Issa Saharkhiz: Prisoner of the day

Sentence completed, still not released

CPJ: This week marked the end of the three-year sentence of Iranian journalist Issa Saharkhiz. Following major health problems developed in prison, Saharkhiz was transferred to a Tehran hospital several months ago, where medical commissions have found his health state unfit for remaining in prison. Saharkhiz family's pleas, requesting his release on medical furlough, however, remain unaddressed. Prior to his emergency hospitalization, Saharkhiz was not granted a single day of furlough during his imprisonment.

On July 3, 2009, Saharkhiz, a columnist for the reformist news websites Rooz Online and Norooz and a founding member of the Association of Iranian ‎Journalists, was arrested while traveling in northern Iran, the association said in a ‎statement. ‎His lawyer said his client was charged with “participation in riots,” “encouraging others to participate in riots,” and “insulting the supreme leader,” according to Rooz Online.
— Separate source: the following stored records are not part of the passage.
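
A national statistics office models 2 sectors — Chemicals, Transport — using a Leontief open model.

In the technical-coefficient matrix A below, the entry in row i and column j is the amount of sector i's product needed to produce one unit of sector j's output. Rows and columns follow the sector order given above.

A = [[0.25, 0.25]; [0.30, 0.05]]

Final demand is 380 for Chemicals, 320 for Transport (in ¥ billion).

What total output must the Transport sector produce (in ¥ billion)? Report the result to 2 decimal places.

I − A =
  [   0.75    -0.25]
  [  -0.30     0.95]
det(I−A) = (0.75)(0.95) − (-0.25)(-0.30) = 0.6375
adj(I−A) = [[0.95, 0.25], [0.30, 0.75]]
(I − A)⁻¹ = adj(I−A) / det(I−A) ≈
  [   1.4902     0.3922]
  [   0.4706     1.1765]
x = (I − A)⁻¹ d = adj(I−A)·d / det(I−A), with det(I−A) = 0.6375:
  x_1 = (0.95·380 + 0.25·320) / 0.6375 = 441.00 / 0.6375 ≈ 691.76
  x_2 = (0.30·380 + 0.75·320) / 0.6375 = 354.00 / 0.6375 ≈ 555.29

x_2 = 555.29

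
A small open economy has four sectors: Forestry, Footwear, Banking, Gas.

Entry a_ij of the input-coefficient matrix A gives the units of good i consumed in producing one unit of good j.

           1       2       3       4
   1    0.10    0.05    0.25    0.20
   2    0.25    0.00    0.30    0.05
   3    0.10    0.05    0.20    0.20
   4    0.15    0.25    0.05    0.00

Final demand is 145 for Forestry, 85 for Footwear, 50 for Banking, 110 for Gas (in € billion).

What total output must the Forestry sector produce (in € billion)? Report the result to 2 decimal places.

I − A =
  [   0.90    -0.05    -0.25    -0.20]
  [  -0.25     1.00    -0.30    -0.05]
  [  -0.10    -0.05     0.80    -0.20]
  [  -0.15    -0.25    -0.05     1.00]
Compute the cofactors C_ij = (−1)^(i+j)·(3×3 minor ij) of I−A; the adjugate is their transpose:
adj(I−A) = Cᵀ =
  [ 0.749875   0.105000   0.287000   0.212625]
  [ 0.242750   0.653500   0.330125   0.147250]
  [ 0.154125   0.100000   0.833375   0.202500]
  [ 0.180875   0.184125   0.167250   0.666875]
det(I−A) = Σ_j (I−A)_1j·C_1j = (0.90)(0.749875) + (-0.05)(0.242750) + (-0.25)(0.154125) + (-0.20)(0.180875) = 0.58804375
(I − A)⁻¹ = adj(I−A) / det(I−A) ≈
  [   1.2752     0.1786     0.4881     0.3616]
  [   0.4128     1.1113     0.5614     0.2504]
  [   0.2621     0.1701     1.4172     0.3444]
  [   0.3076     0.3131     0.2844     1.1341]
x = (I − A)⁻¹ d = adj(I−A)·d / det(I−A), with det(I−A) = 0.58804375:
  x_1 = (0.749875·145 + 0.105000·85 + 0.287000·50 + 0.212625·110) / 0.58804375 = 155.395625 / 0.58804375 ≈ 264.26
  x_2 = (0.242750·145 + 0.653500·85 + 0.330125·50 + 0.147250·110) / 0.58804375 = 123.45 / 0.58804375 ≈ 209.93
  x_3 = (0.154125·145 + 0.100000·85 + 0.833375·50 + 0.202500·110) / 0.58804375 = 94.791875 / 0.58804375 ≈ 161.20
  x_4 = (0.180875·145 + 0.184125·85 + 0.167250·50 + 0.666875·110) / 0.58804375 = 123.59625 / 0.58804375 ≈ 210.18

x_1 = 264.26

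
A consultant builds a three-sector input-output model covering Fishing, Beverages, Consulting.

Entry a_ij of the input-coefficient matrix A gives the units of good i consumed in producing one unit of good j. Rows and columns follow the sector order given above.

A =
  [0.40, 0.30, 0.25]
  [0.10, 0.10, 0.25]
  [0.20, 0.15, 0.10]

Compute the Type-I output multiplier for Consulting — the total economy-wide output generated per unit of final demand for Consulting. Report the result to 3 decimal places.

m_3 = 2.643

I − A =
  [   0.60    -0.30    -0.25]
  [  -0.10     0.90    -0.25]
  [  -0.20    -0.15     0.90]
Cofactors of I−A, C_ij = (−1)^(i+j)·(minor ij) (rows/columns in the sector order above):
  C_11 = (0.90)(0.90) − (-0.25)(-0.15) = 0.7725
  C_12 = −[(-0.10)(0.90) − (-0.25)(-0.20)] = 0.1400
  C_13 = (-0.10)(-0.15) − (0.90)(-0.20) = 0.1950
  C_21 = −[(-0.30)(0.90) − (-0.25)(-0.15)] = 0.3075
  C_22 = (0.60)(0.90) − (-0.25)(-0.20) = 0.4900
  C_23 = −[(0.60)(-0.15) − (-0.30)(-0.20)] = 0.1500
  C_31 = (-0.30)(-0.25) − (-0.25)(0.90) = 0.3000
  C_32 = −[(0.60)(-0.25) − (-0.25)(-0.10)] = 0.1750
  C_33 = (0.60)(0.90) − (-0.30)(-0.10) = 0.5100
det(I−A) = Σ_j (I−A)_1j·C_1j = (0.60)(0.7725) + (-0.30)(0.1400) + (-0.25)(0.1950) = 0.37275
adj(I−A) = Cᵀ =
  [ 0.7725   0.3075   0.3000]
  [ 0.1400   0.4900   0.1750]
  [ 0.1950   0.1500   0.5100]
(I − A)⁻¹ = adj(I−A) / det(I−A) ≈
  [   2.0724     0.8249     0.8048]
  [   0.3756     1.3146     0.4695]
  [   0.5231     0.4024     1.3682]
The output multiplier for sector j is the column-j sum of the Leontief inverse (I − A)⁻¹ = adj(I−A) / det(I−A).
Column 3 of adj(I−A): (0.3000, 0.1750, 0.5100); det(I−A) = 0.37275.
m_3 = (0.3000 + 0.1750 + 0.5100) / 0.37275 = 0.985 / 0.37275 ≈ 2.643.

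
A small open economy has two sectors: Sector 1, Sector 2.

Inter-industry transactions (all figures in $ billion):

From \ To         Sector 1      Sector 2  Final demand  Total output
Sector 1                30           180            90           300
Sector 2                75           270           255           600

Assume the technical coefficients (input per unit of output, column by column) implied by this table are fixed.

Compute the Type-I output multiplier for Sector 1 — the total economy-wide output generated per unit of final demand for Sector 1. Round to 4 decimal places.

m_1 = 1.9048

Technical coefficients a_ij = z_ij / X_j:
  a_11 = 30/300 = 0.10, a_21 = 75/300 = 0.25
  a_12 = 180/600 = 0.30, a_22 = 270/600 = 0.45
I − A =
  [   0.90    -0.30]
  [  -0.25     0.55]
det(I−A) = (0.90)(0.55) − (-0.30)(-0.25) = 0.4200
adj(I−A) = [[0.55, 0.30], [0.25, 0.90]]
(I − A)⁻¹ = adj(I−A) / det(I−A) ≈
  [   1.30952     0.71429]
  [   0.59524     2.14286]
The output multiplier for sector j is the column-j sum of the Leontief inverse (I − A)⁻¹ = adj(I−A) / det(I−A).
Column 1 of adj(I−A): (0.55, 0.25); det(I−A) = 0.4200.
m_1 = (0.55 + 0.25) / 0.4200 = 0.80 / 0.4200 ≈ 1.9048.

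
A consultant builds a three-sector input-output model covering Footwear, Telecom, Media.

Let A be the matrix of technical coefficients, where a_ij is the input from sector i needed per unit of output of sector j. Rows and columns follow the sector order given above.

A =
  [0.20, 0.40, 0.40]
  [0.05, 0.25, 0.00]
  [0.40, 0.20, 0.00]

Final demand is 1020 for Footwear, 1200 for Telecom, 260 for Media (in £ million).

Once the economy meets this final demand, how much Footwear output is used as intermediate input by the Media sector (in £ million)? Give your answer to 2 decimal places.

I − A =
  [   0.80    -0.40    -0.40]
  [  -0.05     0.75     0.00]
  [  -0.40    -0.20     1.00]
Cofactors of I−A, C_ij = (−1)^(i+j)·(minor ij) (rows/columns in the sector order above):
  C_11 = (0.75)(1.00) − (0.00)(-0.20) = 0.7500
  C_12 = −[(-0.05)(1.00) − (0.00)(-0.40)] = 0.0500
  C_13 = (-0.05)(-0.20) − (0.75)(-0.40) = 0.3100
  C_21 = −[(-0.40)(1.00) − (-0.40)(-0.20)] = 0.4800
  C_22 = (0.80)(1.00) − (-0.40)(-0.40) = 0.6400
  C_23 = −[(0.80)(-0.20) − (-0.40)(-0.40)] = 0.3200
  C_31 = (-0.40)(0.00) − (-0.40)(0.75) = 0.3000
  C_32 = −[(0.80)(0.00) − (-0.40)(-0.05)] = 0.0200
  C_33 = (0.80)(0.75) − (-0.40)(-0.05) = 0.5800
det(I−A) = Σ_j (I−A)_1j·C_1j = (0.80)(0.7500) + (-0.40)(0.0500) + (-0.40)(0.3100) = 0.4560
adj(I−A) = Cᵀ =
  [ 0.7500   0.4800   0.3000]
  [ 0.0500   0.6400   0.0200]
  [ 0.3100   0.3200   0.5800]
(I − A)⁻¹ = adj(I−A) / det(I−A) ≈
  [   1.6447     1.0526     0.6579]
  [   0.1096     1.4035     0.0439]
  [   0.6798     0.7018     1.2719]
First solve x = (I − A)⁻¹ d = adj(I−A)·d / det(I−A); in particular x_3 = (0.3100·1020 + 0.3200·1200 + 0.5800·260) / 0.4560 = 851.00 / 0.4560 ≈ 1866.2281.
Intermediate flow from 1 to 3: z_13 = a_13 · x_3 = 0.40 × 851.00 / 0.4560 = 340.40 / 0.4560 ≈ 746.49.

z_13 = 746.49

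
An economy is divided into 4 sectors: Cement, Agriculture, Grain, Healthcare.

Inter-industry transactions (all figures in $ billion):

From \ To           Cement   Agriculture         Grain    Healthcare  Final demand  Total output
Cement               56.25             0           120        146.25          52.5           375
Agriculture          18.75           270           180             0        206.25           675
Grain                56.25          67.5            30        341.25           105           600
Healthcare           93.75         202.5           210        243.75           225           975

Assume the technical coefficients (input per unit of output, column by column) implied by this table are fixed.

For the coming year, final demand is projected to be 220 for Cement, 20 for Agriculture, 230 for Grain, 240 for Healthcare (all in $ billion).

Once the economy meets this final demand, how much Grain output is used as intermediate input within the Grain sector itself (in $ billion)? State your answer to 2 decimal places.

z_33 = 40.05

Technical coefficients a_ij = z_ij / X_j:
  a_11 = 56.25/375 = 0.15, a_21 = 18.75/375 = 0.05, a_31 = 56.25/375 = 0.15, a_41 = 93.75/375 = 0.25
  a_12 = 0/675 = 0.00, a_22 = 270/675 = 0.40, a_32 = 67.5/675 = 0.10, a_42 = 202.5/675 = 0.30
  a_13 = 120/600 = 0.20, a_23 = 180/600 = 0.30, a_33 = 30/600 = 0.05, a_43 = 210/600 = 0.35
  a_14 = 146.25/975 = 0.15, a_24 = 0/975 = 0.00, a_34 = 341.25/975 = 0.35, a_44 = 243.75/975 = 0.25
I − A =
  [   0.85     0.00    -0.20    -0.15]
  [  -0.05     0.60    -0.30     0.00]
  [  -0.15    -0.10     0.95    -0.35]
  [  -0.25    -0.30    -0.35     0.75]
Compute the cofactors C_ij = (−1)^(i+j)·(3×3 minor ij) of I−A; the adjugate is their transpose:
adj(I−A) = Cᵀ =
  [ 0.300000   0.084000   0.135000   0.123000]
  [ 0.089500   0.418000   0.190125   0.106625]
  [ 0.129000   0.156000   0.357750   0.192750]
  [ 0.196000   0.268000   0.288000   0.440000]
det(I−A) = Σ_j (I−A)_1j·C_1j = (0.85)(0.300000) + (0.00)(0.089500) + (-0.20)(0.129000) + (-0.15)(0.196000) = 0.1998
(I − A)⁻¹ = adj(I−A) / det(I−A) ≈
  [   1.5015     0.4204     0.6757     0.6156]
  [   0.4479     2.0921     0.9516     0.5337]
  [   0.6456     0.7808     1.7905     0.9647]
  [   0.9810     1.3413     1.4414     2.2022]
First solve x = (I − A)⁻¹ d = adj(I−A)·d / det(I−A); in particular x_3 = (0.129000·220 + 0.156000·20 + 0.357750·230 + 0.192750·240) / 0.1998 = 160.0425 / 0.1998 ≈ 801.0135.
Intermediate flow from 3 to 3: z_33 = a_33 · x_3 = 0.05 × 160.0425 / 0.1998 = 8.002125 / 0.1998 ≈ 40.05.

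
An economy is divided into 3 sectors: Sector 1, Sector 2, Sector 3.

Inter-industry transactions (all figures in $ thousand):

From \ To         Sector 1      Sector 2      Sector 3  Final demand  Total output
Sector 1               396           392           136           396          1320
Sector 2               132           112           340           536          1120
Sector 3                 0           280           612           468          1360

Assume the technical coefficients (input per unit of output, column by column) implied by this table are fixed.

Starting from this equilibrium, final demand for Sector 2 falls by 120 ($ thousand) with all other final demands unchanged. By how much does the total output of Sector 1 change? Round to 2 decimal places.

Technical coefficients a_ij = z_ij / X_j:
  a_11 = 396/1320 = 0.30, a_21 = 132/1320 = 0.10, a_31 = 0/1320 = 0.00
  a_12 = 392/1120 = 0.35, a_22 = 112/1120 = 0.10, a_32 = 280/1120 = 0.25
  a_13 = 136/1360 = 0.10, a_23 = 340/1360 = 0.25, a_33 = 612/1360 = 0.45
I − A =
  [   0.70    -0.35    -0.10]
  [  -0.10     0.90    -0.25]
  [   0.00    -0.25     0.55]
Cofactors of I−A, C_ij = (−1)^(i+j)·(minor ij) (rows/columns in the sector order above):
  C_11 = (0.90)(0.55) − (-0.25)(-0.25) = 0.4325
  C_12 = −[(-0.10)(0.55) − (-0.25)(0.00)] = 0.0550
  C_13 = (-0.10)(-0.25) − (0.90)(0.00) = 0.0250
  C_21 = −[(-0.35)(0.55) − (-0.10)(-0.25)] = 0.2175
  C_22 = (0.70)(0.55) − (-0.10)(0.00) = 0.3850
  C_23 = −[(0.70)(-0.25) − (-0.35)(0.00)] = 0.1750
  C_31 = (-0.35)(-0.25) − (-0.10)(0.90) = 0.1775
  C_32 = −[(0.70)(-0.25) − (-0.10)(-0.10)] = 0.1850
  C_33 = (0.70)(0.90) − (-0.35)(-0.10) = 0.5950
det(I−A) = Σ_j (I−A)_1j·C_1j = (0.70)(0.4325) + (-0.35)(0.0550) + (-0.10)(0.0250) = 0.2810
adj(I−A) = Cᵀ =
  [ 0.4325   0.2175   0.1775]
  [ 0.0550   0.3850   0.1850]
  [ 0.0250   0.1750   0.5950]
(I − A)⁻¹ = adj(I−A) / det(I−A) ≈
  [   1.5391     0.7740     0.6317]
  [   0.1957     1.3701     0.6584]
  [   0.0890     0.6228     2.1174]
Δx = (I − A)⁻¹ Δd with Δd having -120 in the Sector 2 component and 0 elsewhere.
So Δx_1 = L_12 · (-120), where L_12 = adj(I−A)_12 / det(I−A) = 0.2175 / 0.2810.
Δx_1 = 0.2175 × (-120) / 0.2810 = -26.10 / 0.2810 ≈ -92.88.

Δx_1 = -92.88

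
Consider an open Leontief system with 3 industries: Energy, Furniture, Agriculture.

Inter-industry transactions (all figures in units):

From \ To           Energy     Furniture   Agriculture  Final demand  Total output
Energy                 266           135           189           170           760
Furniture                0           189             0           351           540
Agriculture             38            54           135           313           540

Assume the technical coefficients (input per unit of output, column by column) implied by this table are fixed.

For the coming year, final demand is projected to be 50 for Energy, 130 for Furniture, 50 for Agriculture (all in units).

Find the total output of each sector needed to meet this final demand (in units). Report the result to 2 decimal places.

Technical coefficients a_ij = z_ij / X_j:
  a_EE = 266/760 = 0.35, a_FE = 0/760 = 0.00, a_AE = 38/760 = 0.05
  a_EF = 135/540 = 0.25, a_FF = 189/540 = 0.35, a_AF = 54/540 = 0.10
  a_EA = 189/540 = 0.35, a_FA = 0/540 = 0.00, a_AA = 135/540 = 0.25
I − A =
  [   0.65    -0.25    -0.35]
  [   0.00     0.65     0.00]
  [  -0.05    -0.10     0.75]
Cofactors of I−A, C_ij = (−1)^(i+j)·(minor ij) (rows/columns in the sector order above):
  C_11 = (0.65)(0.75) − (0.00)(-0.10) = 0.4875
  C_12 = −[(0.00)(0.75) − (0.00)(-0.05)] = 0.0000
  C_13 = (0.00)(-0.10) − (0.65)(-0.05) = 0.0325
  C_21 = −[(-0.25)(0.75) − (-0.35)(-0.10)] = 0.2225
  C_22 = (0.65)(0.75) − (-0.35)(-0.05) = 0.4700
  C_23 = −[(0.65)(-0.10) − (-0.25)(-0.05)] = 0.0775
  C_31 = (-0.25)(0.00) − (-0.35)(0.65) = 0.2275
  C_32 = −[(0.65)(0.00) − (-0.35)(0.00)] = 0.0000
  C_33 = (0.65)(0.65) − (-0.25)(0.00) = 0.4225
det(I−A) = Σ_j (I−A)_1j·C_1j = (0.65)(0.4875) + (-0.25)(0.0000) + (-0.35)(0.0325) = 0.3055
adj(I−A) = Cᵀ =
  [ 0.4875   0.2225   0.2275]
  [ 0.0000   0.4700   0.0000]
  [ 0.0325   0.0775   0.4225]
(I − A)⁻¹ = adj(I−A) / det(I−A) ≈
  [   1.5957     0.7283     0.7447]
  [   0.0000     1.5385     0.0000]
  [   0.1064     0.2537     1.3830]
x = (I − A)⁻¹ d = adj(I−A)·d / det(I−A), with det(I−A) = 0.3055:
  x_E = (0.4875·50 + 0.2225·130 + 0.2275·50) / 0.3055 = 64.675 / 0.3055 ≈ 211.70
  x_F = (0.0000·50 + 0.4700·130 + 0.0000·50) / 0.3055 = 61.10 / 0.3055 = 200.00
  x_A = (0.0325·50 + 0.0775·130 + 0.4225·50) / 0.3055 = 32.825 / 0.3055 ≈ 107.45

x_E = 211.70, x_F = 200.00, x_A = 107.45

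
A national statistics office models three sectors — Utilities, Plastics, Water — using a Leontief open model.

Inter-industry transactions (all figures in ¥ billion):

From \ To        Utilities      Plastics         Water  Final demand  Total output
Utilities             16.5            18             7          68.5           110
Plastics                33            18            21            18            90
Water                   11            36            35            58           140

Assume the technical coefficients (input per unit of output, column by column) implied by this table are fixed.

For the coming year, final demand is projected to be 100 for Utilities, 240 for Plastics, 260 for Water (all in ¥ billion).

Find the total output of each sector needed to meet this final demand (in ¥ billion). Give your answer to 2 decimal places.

Technical coefficients a_ij = z_ij / X_j:
  a_11 = 16.5/110 = 0.15, a_21 = 33/110 = 0.30, a_31 = 11/110 = 0.10
  a_12 = 18/90 = 0.20, a_22 = 18/90 = 0.20, a_32 = 36/90 = 0.40
  a_13 = 7/140 = 0.05, a_23 = 21/140 = 0.15, a_33 = 35/140 = 0.25
I − A =
  [   0.85    -0.20    -0.05]
  [  -0.30     0.80    -0.15]
  [  -0.10    -0.40     0.75]
Cofactors of I−A, C_ij = (−1)^(i+j)·(minor ij) (rows/columns in the sector order above):
  C_11 = (0.80)(0.75) − (-0.15)(-0.40) = 0.5400
  C_12 = −[(-0.30)(0.75) − (-0.15)(-0.10)] = 0.2400
  C_13 = (-0.30)(-0.40) − (0.80)(-0.10) = 0.2000
  C_21 = −[(-0.20)(0.75) − (-0.05)(-0.40)] = 0.1700
  C_22 = (0.85)(0.75) − (-0.05)(-0.10) = 0.6325
  C_23 = −[(0.85)(-0.40) − (-0.20)(-0.10)] = 0.3600
  C_31 = (-0.20)(-0.15) − (-0.05)(0.80) = 0.0700
  C_32 = −[(0.85)(-0.15) − (-0.05)(-0.30)] = 0.1425
  C_33 = (0.85)(0.80) − (-0.20)(-0.30) = 0.6200
det(I−A) = Σ_j (I−A)_1j·C_1j = (0.85)(0.5400) + (-0.20)(0.2400) + (-0.05)(0.2000) = 0.4010
adj(I−A) = Cᵀ =
  [ 0.5400   0.1700   0.0700]
  [ 0.2400   0.6325   0.1425]
  [ 0.2000   0.3600   0.6200]
(I − A)⁻¹ = adj(I−A) / det(I−A) ≈
  [   1.3466     0.4239     0.1746]
  [   0.5985     1.5773     0.3554]
  [   0.4988     0.8978     1.5461]
x = (I − A)⁻¹ d = adj(I−A)·d / det(I−A), with det(I−A) = 0.4010:
  x_1 = (0.5400·100 + 0.1700·240 + 0.0700·260) / 0.4010 = 113.00 / 0.4010 ≈ 281.80
  x_2 = (0.2400·100 + 0.6325·240 + 0.1425·260) / 0.4010 = 212.85 / 0.4010 ≈ 530.80
  x_3 = (0.2000·100 + 0.3600·240 + 0.6200·260) / 0.4010 = 267.60 / 0.4010 ≈ 667.33

x_1 = 281.80, x_2 = 530.80, x_3 = 667.33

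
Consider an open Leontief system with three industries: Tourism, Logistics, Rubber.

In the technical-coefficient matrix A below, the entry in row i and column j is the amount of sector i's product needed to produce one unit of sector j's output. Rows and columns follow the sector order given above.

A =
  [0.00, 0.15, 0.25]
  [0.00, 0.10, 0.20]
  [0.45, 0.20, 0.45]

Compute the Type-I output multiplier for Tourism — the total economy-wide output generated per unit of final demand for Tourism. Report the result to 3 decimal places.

m_T = 2.792

I − A =
  [   1.00    -0.15    -0.25]
  [   0.00     0.90    -0.20]
  [  -0.45    -0.20     0.55]
Cofactors of I−A, C_ij = (−1)^(i+j)·(minor ij) (rows/columns in the sector order above):
  C_11 = (0.90)(0.55) − (-0.20)(-0.20) = 0.4550
  C_12 = −[(0.00)(0.55) − (-0.20)(-0.45)] = 0.0900
  C_13 = (0.00)(-0.20) − (0.90)(-0.45) = 0.4050
  C_21 = −[(-0.15)(0.55) − (-0.25)(-0.20)] = 0.1325
  C_22 = (1.00)(0.55) − (-0.25)(-0.45) = 0.4375
  C_23 = −[(1.00)(-0.20) − (-0.15)(-0.45)] = 0.2675
  C_31 = (-0.15)(-0.20) − (-0.25)(0.90) = 0.2550
  C_32 = −[(1.00)(-0.20) − (-0.25)(0.00)] = 0.2000
  C_33 = (1.00)(0.90) − (-0.15)(0.00) = 0.9000
det(I−A) = Σ_j (I−A)_1j·C_1j = (1.00)(0.4550) + (-0.15)(0.0900) + (-0.25)(0.4050) = 0.34025
adj(I−A) = Cᵀ =
  [ 0.4550   0.1325   0.2550]
  [ 0.0900   0.4375   0.2000]
  [ 0.4050   0.2675   0.9000]
(I − A)⁻¹ = adj(I−A) / det(I−A) ≈
  [   1.3373     0.3894     0.7494]
  [   0.2645     1.2858     0.5878]
  [   1.1903     0.7862     2.6451]
The output multiplier for sector j is the column-j sum of the Leontief inverse (I − A)⁻¹ = adj(I−A) / det(I−A).
Column T of adj(I−A): (0.4550, 0.0900, 0.4050); det(I−A) = 0.34025.
m_T = (0.4550 + 0.0900 + 0.4050) / 0.34025 = 0.95 / 0.34025 ≈ 2.792.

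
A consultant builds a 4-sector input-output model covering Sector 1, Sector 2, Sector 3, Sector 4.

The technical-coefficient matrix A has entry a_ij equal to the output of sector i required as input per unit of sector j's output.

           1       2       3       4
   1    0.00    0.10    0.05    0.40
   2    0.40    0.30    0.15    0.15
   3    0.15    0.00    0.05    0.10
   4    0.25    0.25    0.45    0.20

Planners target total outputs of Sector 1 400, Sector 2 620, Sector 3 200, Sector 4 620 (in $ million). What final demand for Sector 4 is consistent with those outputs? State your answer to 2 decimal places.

d_4 = 151.00

I − A =
  [   1.00    -0.10    -0.05    -0.40]
  [  -0.40     0.70    -0.15    -0.15]
  [  -0.15     0.00     0.95    -0.10]
  [  -0.25    -0.25    -0.45     0.80]
d = (I − A) x:
  d_1 = (+1.00)·400 + (-0.10)·620 + (-0.05)·200 + (-0.40)·620 = 80.00
  d_2 = (-0.40)·400 + (+0.70)·620 + (-0.15)·200 + (-0.15)·620 = 151.00
  d_3 = (-0.15)·400 + (+0.00)·620 + (+0.95)·200 + (-0.10)·620 = 68.00
  d_4 = (-0.25)·400 + (-0.25)·620 + (-0.45)·200 + (+0.80)·620 = 151.00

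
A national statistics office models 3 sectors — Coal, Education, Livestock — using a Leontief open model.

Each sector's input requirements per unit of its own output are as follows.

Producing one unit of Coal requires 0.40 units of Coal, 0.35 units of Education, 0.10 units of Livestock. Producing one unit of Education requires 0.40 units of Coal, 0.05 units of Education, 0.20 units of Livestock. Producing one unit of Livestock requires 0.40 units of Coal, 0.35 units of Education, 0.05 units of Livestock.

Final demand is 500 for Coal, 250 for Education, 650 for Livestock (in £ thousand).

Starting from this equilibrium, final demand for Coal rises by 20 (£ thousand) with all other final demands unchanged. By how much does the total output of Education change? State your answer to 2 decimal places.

Δx_2 = 25.65

I − A =
  [   0.60    -0.40    -0.40]
  [  -0.35     0.95    -0.35]
  [  -0.10    -0.20     0.95]
Cofactors of I−A, C_ij = (−1)^(i+j)·(minor ij) (rows/columns in the sector order above):
  C_11 = (0.95)(0.95) − (-0.35)(-0.20) = 0.8325
  C_12 = −[(-0.35)(0.95) − (-0.35)(-0.10)] = 0.3675
  C_13 = (-0.35)(-0.20) − (0.95)(-0.10) = 0.1650
  C_21 = −[(-0.40)(0.95) − (-0.40)(-0.20)] = 0.4600
  C_22 = (0.60)(0.95) − (-0.40)(-0.10) = 0.5300
  C_23 = −[(0.60)(-0.20) − (-0.40)(-0.10)] = 0.1600
  C_31 = (-0.40)(-0.35) − (-0.40)(0.95) = 0.5200
  C_32 = −[(0.60)(-0.35) − (-0.40)(-0.35)] = 0.3500
  C_33 = (0.60)(0.95) − (-0.40)(-0.35) = 0.4300
det(I−A) = Σ_j (I−A)_1j·C_1j = (0.60)(0.8325) + (-0.40)(0.3675) + (-0.40)(0.1650) = 0.2865
adj(I−A) = Cᵀ =
  [ 0.8325   0.4600   0.5200]
  [ 0.3675   0.5300   0.3500]
  [ 0.1650   0.1600   0.4300]
(I − A)⁻¹ = adj(I−A) / det(I−A) ≈
  [   2.9058     1.6056     1.8150]
  [   1.2827     1.8499     1.2216]
  [   0.5759     0.5585     1.5009]
Δx = (I − A)⁻¹ Δd with Δd having +20 in the Coal component and 0 elsewhere.
So Δx_2 = L_21 · (+20), where L_21 = adj(I−A)_21 / det(I−A) = 0.3675 / 0.2865.
Δx_2 = 0.3675 × (+20) / 0.2865 = 7.35 / 0.2865 ≈ 25.65.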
Saharkhiz was sentenced to three years in prison, a five-year ban on political and journalistic activities, and a one-year ban on foreign travel, the reformist news website Jonbesh-e-Rah-e-Sabz reported in September 2010. In an interview with Radio Zamaneh, Mehdi Saharkhiz said his father would not appeal the court’s decision. “He said that all sentencing is made under [Ayatollah Ali] Khamenei’s direct supervision and the judiciary has nothing to do with it. Therefore, neither the lower court nor the appeals court is official in any way, and they are only for show.” On 4 August 2011, Saharkhiz was sentenced to an additional two years in prison for what the court vaguely called "his prior journalistic activities," increasing his prison sentence to five years.

Saharkhiz has had a long career in journalism. He worked for 15 years for IRNA, Iran’s official news agency, and ran its New York office for part of that time. He returned to Iran in 1997 to work in Mohammad Khatami’s Ministry of Islamic Guidance, in charge of domestic publications. Journalist Ahmad Bourghani and Saharkhiz came to be known as the architects of a period of relative freedom for the press in Iran. But as the regime took a more conservative bent, Saharkhiz was forced to leave the ministry and was eventually banned from government service. He founded a reformist newspaper, Akhbar-e-Eghtesad, and monthly magazine, Aftab, both of which were eventually banned. He wrote articles directly critical of Khamenei, Iran’s supreme leader.

During his imprisonment, which began at Evin Prison, Saharkhiz was subjected to constant pressure, including being kept in a prison yard overnight in freezing temperatures without shoes or socks, according to Rooz Online.

Saharkhiz’s son, Mehdi, told the BBC Persian service that the journalist had waged a hunger in October 2011. Mehdi Saharkhiz expressed concern about his father's well-being, telling the BBC that the journalist suffered from blood pressure, spine, and neck problems. The International Campaign for Human Rights in Iran reported on 8 January 2012 that Saharkhiz has been transferred to a hospital in Tehran.